The next wave of service providers will be those who exploit the scale and flexibility of modern AI—massive-data, multi-attention-layer models that now wield what once seemed infinite computing power. The truly gold mine-scale money-making breakthroughs, if there are to be any, still lie ahead, not yet visible.

Thus there is still a big question: What, concretely, are the “new-and-improved” services that justify the AI boom? For now, the list is rather thin. Programmer copilots like GitHub Copilot boost output for the already-productive if not yet for experts, offering quick solutions. FaceBook claims its multi-attention-layer models deliver ad-targeting gains, refining content to hack user attention. Productivity tools for managing the funnel of information overload seems to work. And so does automating the production of documents of boilerplate and ritual. Plus, unfortunately, picking-up-nickels by attention-hacking via the creation of massive amounts of AI-slop.

Thus we are living through an extraordinary, gonzo moment in the industrial-organization of technology. Trillions are being mobilized to build AI infrastructure on a scale comparable only to the interstate highway system, Apollo, or perhaps the Cold War arms race. And yet, the payoffs remain almost entirely notional as we point to copilots, advertising tweaks, and productivity funnels that are incremental in terms of money flows even though they do promise to produce massive amounts of user surplus.

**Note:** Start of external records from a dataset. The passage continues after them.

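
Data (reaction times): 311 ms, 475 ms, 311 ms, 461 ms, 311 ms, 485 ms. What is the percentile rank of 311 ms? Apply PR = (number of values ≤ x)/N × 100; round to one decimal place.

N = 6.
Strictly below 311: 0. Equal to 311: 3.
PR = 3/6 × 100 = 50.0

50.0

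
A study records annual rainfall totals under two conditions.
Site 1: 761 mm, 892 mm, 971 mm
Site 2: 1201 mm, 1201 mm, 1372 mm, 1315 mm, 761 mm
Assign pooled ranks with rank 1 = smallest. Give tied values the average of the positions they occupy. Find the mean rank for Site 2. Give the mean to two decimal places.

Sorted (ascending): 761, 761, 892, 971, 1201, 1201, 1315, 1372
The 2 values of 761 occupy positions 1–2 → average rank (1+2)/2 = 1.5.
The 2 values of 1201 occupy positions 5–6 → average rank (5+6)/2 = 5.5.
Site 2 values → pooled ranks: 1201→5.5, 1201→5.5, 1372→8, 1315→7, 761→1.5
Mean rank = (5.5 + 5.5 + 8 + 7 + 1.5) / 5 = 5.50

5.50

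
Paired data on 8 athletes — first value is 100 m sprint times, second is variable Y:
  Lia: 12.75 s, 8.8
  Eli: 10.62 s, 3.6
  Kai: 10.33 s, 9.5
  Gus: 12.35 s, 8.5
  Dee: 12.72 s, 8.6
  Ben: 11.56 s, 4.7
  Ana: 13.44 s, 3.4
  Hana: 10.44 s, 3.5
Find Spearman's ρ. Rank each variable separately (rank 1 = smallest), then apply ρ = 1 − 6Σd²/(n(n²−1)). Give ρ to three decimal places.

-0.167

Ranks of variable 1: 7, 3, 1, 5, 6, 4, 8, 2
Ranks of variable 2: 7, 3, 8, 5, 6, 4, 1, 2
d = r₁ − r₂: 0, 0, -7, 0, 0, 0, 7, 0
d²: 0, 0, 49, 0, 0, 0, 49, 0; Σd² = 98
ρ = 1 − 6·98/(8·63) = 1 − 588/504 = -0.167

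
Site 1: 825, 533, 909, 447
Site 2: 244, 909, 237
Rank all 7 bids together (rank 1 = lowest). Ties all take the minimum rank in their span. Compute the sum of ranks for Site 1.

18

Sorted (ascending): 237, 244, 447, 533, 825, 909, 909
The 2 values of 909 occupy positions 6–7 → each gets rank 6.
Site 1 values → pooled ranks: 825→5, 533→4, 909→6, 447→3
Rank sum = 5 + 4 + 6 + 3 = 18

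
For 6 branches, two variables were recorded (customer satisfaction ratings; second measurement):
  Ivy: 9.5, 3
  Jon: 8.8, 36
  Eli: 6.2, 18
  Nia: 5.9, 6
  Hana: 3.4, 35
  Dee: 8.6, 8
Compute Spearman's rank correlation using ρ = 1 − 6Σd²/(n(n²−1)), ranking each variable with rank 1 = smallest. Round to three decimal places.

-0.257

Ranks of variable 1: 6, 5, 3, 2, 1, 4
Ranks of variable 2: 1, 6, 4, 2, 5, 3
d = r₁ − r₂: 5, -1, -1, 0, -4, 1
d²: 25, 1, 1, 0, 16, 1; Σd² = 44
ρ = 1 − 6·44/(6·35) = 1 − 264/210 = -0.257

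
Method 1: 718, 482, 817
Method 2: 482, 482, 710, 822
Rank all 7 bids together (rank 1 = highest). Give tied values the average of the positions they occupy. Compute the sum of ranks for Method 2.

17

Sorted (descending): 822, 817, 718, 710, 482, 482, 482
The 3 values of 482 occupy positions 5–7 → average rank 6.
Method 2 values → pooled ranks: 482→6, 482→6, 710→4, 822→1
Rank sum = 6 + 6 + 4 + 1 = 17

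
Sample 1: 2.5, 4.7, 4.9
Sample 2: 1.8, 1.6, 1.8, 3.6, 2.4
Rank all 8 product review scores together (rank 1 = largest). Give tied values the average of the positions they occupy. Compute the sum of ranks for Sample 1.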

The payoffs now and visible in the future do not yet justify $400 billion a year in concrete, silicon, and cooling towers by the cold calculus of financial-economic profit and loss.

If transformative applications arrive, today’s spending will look prescient—the necessary down payment on a new technological régime. If they do not, these “hyperscaler” investments may be remembered as the most expensive defensive panic in business history, an orgy of capital immolation spurred by fear of becoming the next Nokia or Yahoo.

For now, the boom props up the broader economic expansion as well, offsetting the drag on the economy created by the random chaos-monkey actions of the White House. The boom employs engineers, fills order books at NVIDIA and TSMC, and underwrites consulting and cloud. But the question remains unanswered: is this a genuine revolution, or a stall-speed economy kept aloft by trillion-dollar engines that may never deliver thrust? The veil of time and ignorance still hides the answer. Like all great speculative buildouts, it is enriching the pick-and-shovel sellers, terrifying the horse-and-buggy incumbents, and leaving the rest of us waiting with baited breath to see which of the many promised futures (if any) will, in fact, arrive.